The Consumer Protection Act, s8 prohibits a party from limiting or excluding liability for damages due a defective product. Even the Unfair Contract Terms Act 1977 (UCTA) considers such contractual terms as limiting liability if they are disproportionately prejudicial to a consumer. Consumers are provided remedy to repair or replace the defective product within the first six months of the product goods being delivered. The burden of prove, during this time, falls on the producer or the retailer to prove that the product was not defective. The CPA presents a strict liability, which the manufacture cannot escape liability or burden the consumer with unfair terms and conditions.

Under tort law, the liability could be joint, several, or joint and several. This means the claimant can claim full value of their damages from one of the defendants. The liability is proportionately assigned where a defendant partially responsible for the damage makes lesser contribution to the total damages.

Both the tort of negligence and the Consumer Protection Act follow the fundamental principle of restoring the consumer, as far as possible, at his/her original position. The damages are calculated to compensate for the damages caused.
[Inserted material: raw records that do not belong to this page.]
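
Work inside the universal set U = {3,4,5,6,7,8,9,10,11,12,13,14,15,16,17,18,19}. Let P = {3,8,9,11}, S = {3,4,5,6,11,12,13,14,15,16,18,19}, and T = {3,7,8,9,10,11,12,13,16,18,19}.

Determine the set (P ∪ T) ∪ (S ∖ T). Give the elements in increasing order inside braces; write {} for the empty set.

{3,4,5,6,7,8,9,10,11,12,13,14,15,16,18,19}

P ∪ T = {3,7,8,9,10,11,12,13,16,18,19}
S ∖ T = {4,5,6,14,15}
(P ∪ T) ∪ (S ∖ T) = {3,4,5,6,7,8,9,10,11,12,13,14,15,16,18,19}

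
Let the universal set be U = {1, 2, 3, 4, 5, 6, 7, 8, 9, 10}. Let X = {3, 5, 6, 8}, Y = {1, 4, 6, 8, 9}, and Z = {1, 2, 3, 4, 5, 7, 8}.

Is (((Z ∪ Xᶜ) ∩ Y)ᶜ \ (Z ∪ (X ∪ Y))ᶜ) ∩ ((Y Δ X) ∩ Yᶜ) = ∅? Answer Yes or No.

No

Xᶜ = {1, 2, 4, 7, 9, 10}
Z ∪ Xᶜ = {1, 2, 3, 4, 5, 7, 8, 9, 10}
(Z ∪ Xᶜ) ∩ Y = {1, 4, 8, 9}
((Z ∪ Xᶜ) ∩ Y)ᶜ = {2, 3, 5, 6, 7, 10}
X ∪ Y = {1, 3, 4, 5, 6, 8, 9}
Z ∪ (X ∪ Y) = {1, 2, 3, 4, 5, 6, 7, 8, 9}
(Z ∪ (X ∪ Y))ᶜ = {10}
((Z ∪ Xᶜ) ∩ Y)ᶜ \ (Z ∪ (X ∪ Y))ᶜ = {2, 3, 5, 6, 7}
Y Δ X = {1, 3, 4, 5, 9}
Yᶜ = {2, 3, 5, 7, 10}
(Y Δ X) ∩ Yᶜ = {3, 5}
3 lies in both, so they are not disjoint.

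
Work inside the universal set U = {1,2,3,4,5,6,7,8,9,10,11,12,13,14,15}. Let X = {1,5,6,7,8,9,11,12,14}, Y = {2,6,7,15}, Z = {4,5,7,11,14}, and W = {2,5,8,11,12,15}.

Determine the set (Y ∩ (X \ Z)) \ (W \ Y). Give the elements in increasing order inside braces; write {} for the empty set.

{6}

X \ Z = {1,6,8,9,12}
Y ∩ (X \ Z) = {6}
W \ Y = {5,8,11,12}
(Y ∩ (X \ Z)) \ (W \ Y) = {6}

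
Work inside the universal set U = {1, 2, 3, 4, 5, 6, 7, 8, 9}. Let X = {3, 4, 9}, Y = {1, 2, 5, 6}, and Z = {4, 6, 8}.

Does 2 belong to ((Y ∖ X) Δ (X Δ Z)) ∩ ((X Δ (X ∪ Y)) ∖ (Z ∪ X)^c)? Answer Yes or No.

2 ∈ Y and 2 ∉ X, so 2 ∈ Y ∖ X
2 ∉ X and 2 ∉ Z, so 2 ∉ X Δ Z
2 ∈ (Y ∖ X) and 2 ∉ (X Δ Z), so 2 ∈ (Y ∖ X) Δ (X Δ Z)
2 ∉ X and 2 ∈ Y, so 2 ∈ X ∪ Y
2 ∉ X and 2 ∈ (X ∪ Y), so 2 ∈ X Δ (X ∪ Y)
2 ∉ Z and 2 ∉ X, so 2 ∉ Z ∪ X
2 ∈ (Z ∪ X)^c since 2 ∉ (Z ∪ X)
2 ∈ (X Δ (X ∪ Y)) and 2 ∈ (Z ∪ X)^c, so 2 ∉ (X Δ (X ∪ Y)) ∖ (Z ∪ X)^c
2 ∈ ((Y ∖ X) Δ (X Δ Z)) and 2 ∉ ((X Δ (X ∪ Y)) ∖ (Z ∪ X)^c), so 2 ∉ ((Y ∖ X) Δ (X Δ Z)) ∩ ((X Δ (X ∪ Y)) ∖ (Z ∪ X)^c)

No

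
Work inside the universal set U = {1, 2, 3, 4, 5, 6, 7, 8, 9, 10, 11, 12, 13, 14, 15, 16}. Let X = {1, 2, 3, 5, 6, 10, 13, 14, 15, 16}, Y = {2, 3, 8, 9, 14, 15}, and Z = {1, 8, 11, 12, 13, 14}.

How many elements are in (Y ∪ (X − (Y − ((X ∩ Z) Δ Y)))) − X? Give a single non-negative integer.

X ∩ Z = {1, 13, 14}
(X ∩ Z) Δ Y = {1, 2, 3, 8, 9, 13, 15}
Y − ((X ∩ Z) Δ Y) = {14}
X − (Y − ((X ∩ Z) Δ Y)) = {1, 2, 3, 5, 6, 10, 13, 15, 16}
Y ∪ (X − (Y − ((X ∩ Z) Δ Y))) = {1, 2, 3, 5, 6, 8, 9, 10, 13, 14, 15, 16}
(Y ∪ (X − (Y − ((X ∩ Z) Δ Y)))) − X = {8, 9}
|(Y ∪ (X − (Y − ((X ∩ Z) Δ Y)))) − X| = 2

2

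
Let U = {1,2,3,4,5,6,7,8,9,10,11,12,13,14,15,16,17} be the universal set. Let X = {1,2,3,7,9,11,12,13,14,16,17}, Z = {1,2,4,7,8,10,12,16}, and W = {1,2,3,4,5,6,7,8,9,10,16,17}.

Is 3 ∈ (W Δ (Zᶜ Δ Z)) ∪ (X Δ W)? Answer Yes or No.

No

3 ∉ Z, so 3 ∈ Zᶜ
3 ∈ Zᶜ and 3 ∉ Z, so 3 ∈ Zᶜ Δ Z
3 ∈ W and 3 ∈ (Zᶜ Δ Z), so 3 ∉ W Δ (Zᶜ Δ Z)
3 ∈ X and 3 ∈ W, so 3 ∉ X Δ W
3 ∉ (W Δ (Zᶜ Δ Z)) and 3 ∉ (X Δ W), so 3 ∉ (W Δ (Zᶜ Δ Z)) ∪ (X Δ W)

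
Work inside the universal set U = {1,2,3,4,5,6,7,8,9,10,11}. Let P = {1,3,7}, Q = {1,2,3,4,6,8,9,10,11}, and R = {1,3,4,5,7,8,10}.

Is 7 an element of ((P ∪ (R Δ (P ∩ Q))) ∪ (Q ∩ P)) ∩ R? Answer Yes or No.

7 ∈ P and 7 ∉ Q, so 7 ∉ P ∩ Q
7 ∈ R and 7 ∉ (P ∩ Q), so 7 ∈ R Δ (P ∩ Q)
7 ∈ P and 7 ∈ (R Δ (P ∩ Q)), so 7 ∈ P ∪ (R Δ (P ∩ Q))
7 ∉ Q and 7 ∈ P, so 7 ∉ Q ∩ P
7 ∈ (P ∪ (R Δ (P ∩ Q))) and 7 ∉ (Q ∩ P), so 7 ∈ (P ∪ (R Δ (P ∩ Q))) ∪ (Q ∩ P)
7 ∈ ((P ∪ (R Δ (P ∩ Q))) ∪ (Q ∩ P)) and 7 ∈ R, so 7 ∈ ((P ∪ (R Δ (P ∩ Q))) ∪ (Q ∩ P)) ∩ R

Yes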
CPA remedy is wider in scope and it gives more protection to the consumers as they most of the time have a weaker bargaining power than the manufacturer or the retailer. They do not need to prove fault, but the damage caused is sufficient for them to bring the claim. It is enough if the product does not meet the reasonable expectation of the consumer.

The difficulty of establishing the product was defective and that the duty of care was breached was removed by the Consumer Protection Act 1987. The Act imposes a strict liability tort. It covers both personal injury and damage to property caused by the defective product.

Even the period of limitation is more as provided by the CPA. Further, the remedy is mostly based on contractual terms and conditions, where contractual laws apply to ensure the bargaining power of the consumer is protected. CPA claims could be lesser expensive and challenging that a tortuous claim. This is because the burden is more on the part of the manufacturer due to the application of strict no-fault principle.